Les faits nouveaux ont élargi la notion ancienne de l’aphasie ; on ne comprend plus sous ce nom les troubles seuls de la parole, mais « toutes les modifications si variées, si subtiles parfois que peut présenter, dans l’état de maladie, la faculté que possède l’homme d’exprimer sa pensée par des signes. » Ces troubles du langage se présentent sous deux formes principales : le malade ne comprend pas la pensée d’autrui ou il n’arrive pas à exprimer la sienne ; en d’autres termes, défaut de perception et défaut d’expression. Nous allons commencer par étudier les altérations qui se produisent dans la perception des signes, en retraçant les principaux caractères de la cécité verbale.
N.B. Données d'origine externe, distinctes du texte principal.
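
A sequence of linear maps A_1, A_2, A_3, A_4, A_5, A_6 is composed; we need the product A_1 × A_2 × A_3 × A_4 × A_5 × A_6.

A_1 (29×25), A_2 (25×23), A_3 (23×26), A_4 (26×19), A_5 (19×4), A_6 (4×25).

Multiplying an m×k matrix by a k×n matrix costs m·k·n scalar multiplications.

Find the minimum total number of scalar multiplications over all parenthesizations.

Adjacent pairs: A_1A_2 = 29·25·23 = 16675; A_2A_3 = 25·23·26 = 14950; A_3A_4 = 23·26·19 = 11362; A_4A_5 = 26·19·4 = 1976; A_5A_6 = 19·4·25 = 1900.
Length 3: A_1..A_3: k=1: 0+14950+29·25·26=33800; k=2: 16675+0+29·23·26=34017 → min 33800 | A_2..A_4: k=2: 0+11362+25·23·19=22287; k=3: 14950+0+25·26·19=27300 → min 22287 | A_3..A_5: k=3: 0+1976+23·26·4=4368; k=4: 11362+0+23·19·4=13110 → min 4368 | A_4..A_6: k=4: 0+1900+26·19·25=14250; k=5: 1976+0+26·4·25=4576 → min 4576.
Length 4: A_1..A_4: k=1: 0+22287+29·25·19=36062; k=2: 16675+11362+29·23·19=40710; k=3: 33800+0+29·26·19=48126 → min 36062 | A_2..A_5: k=2: 0+4368+25·23·4=6668; k=3: 14950+1976+25·26·4=19526; k=4: 22287+0+25·19·4=24187 → min 6668 | A_3..A_6: k=3: 0+4576+23·26·25=19526; k=4: 11362+1900+23·19·25=24187; k=5: 4368+0+23·4·25=6668 → min 6668.
Length 5: A_1..A_5: k=1: 0+6668+29·25·4=9568; k=2: 16675+4368+29·23·4=23711; k=3: 33800+1976+29·26·4=38792; k=4: 36062+0+29·19·4=38266 → min 9568 | A_2..A_6: k=2: 0+6668+25·23·25=21043; k=3: 14950+4576+25·26·25=35776; k=4: 22287+1900+25·19·25=36062; k=5: 6668+0+25·4·25=9168 → min 9168.
Length 6: A_1..A_6: k=1: 0+9168+29·25·25=27293; k=2: 16675+6668+29·23·25=40018; k=3: 33800+4576+29·26·25=57226; k=4: 36062+1900+29·19·25=51737; k=5: 9568+0+29·4·25=12468 → min 12468.
Optimal order: ((A_1 × (A_2 × (A_3 × (A_4 × A_5)))) × A_6) with cost 12468.

12468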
La cécité verbale, comme l’indique l’heureux nom donné à ce symptôme, est une cécité pour les mots seulement ; elle met une personne dans l’impossibilité de comprendre le sens des lettres, des syllabes placées sous ses yeux ; le malade, qui a appris à lire, qui lisait naguère, ne comprend plus rien à la lecture ; les bénéfices de son éducation antérieure sont supprimés, il est devenu un illettré.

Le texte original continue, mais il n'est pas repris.